February 17, 2026
Last week’s “delayed” employment report contained the first major data of 2026. The growth of jobs was decidedly weak during the last quarter of 2025. So, how did we do at the onset of the new year? In January the economy produced 130,000 jobs, which was more than expected. The unemployment rate was reported at 4.3% down from 4.4% the previous month. In addition, the previous two months of job gains/losses were revised downward by 17,000, putting the overall net at plus 113,000. Generally, this report was seen as solid, which is significant after the weak finish of 2025.

On the inflation front, wages grew 0.4% monthly and 3.7% annually.
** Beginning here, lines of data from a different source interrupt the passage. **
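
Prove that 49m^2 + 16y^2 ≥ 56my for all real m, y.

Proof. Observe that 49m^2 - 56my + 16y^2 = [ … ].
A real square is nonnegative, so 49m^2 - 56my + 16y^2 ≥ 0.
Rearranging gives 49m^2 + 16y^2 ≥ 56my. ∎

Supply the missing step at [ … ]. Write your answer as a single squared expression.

The leading and trailing coefficients are 7^2 and 4^2, and 56 = 2·7·4, so the trinomial is (7m - 4y)^2.
Hence 49m^2 - 56my + 16y^2 ≥ 0.

(7m - 4y)^2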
This was slightly higher than expected, indicating inflation is still with us. The Federal Reserve does not meet again until March, thus there will be plenty of additional inflation data for them to assess over the next month when they consider what to do with regard to lowering interest rates. Certainly, the fact that the jobs report was solid will be an important consideration contributing to this decision. The week finished out with a release of consumer inflation for January. The CPI was up 0.2% monthly and 2.4% year-over-year. The core numbers excluding food and energy were up 0.3% monthly and 2.5% year-over-year. These numbers show an easing of the inflation rate.
It would be interesting to know whether the Federal Reserve’s Open Market Committee would have changed their opinion on the rate pause if they were able to review January’s jobs report and the January inflation data before they met. There is an old saying – “hindsight is 20/20.” In this case we are pretty sure these numbers would not have changed their decision to hold rates steady. Between the government shutdown and the spike in producer prices in December, the picture probably still would not have been clear-cut. Between the delay of January’s jobs report and the short month of February, the next employment numbers will be coming down the pike before we realize it.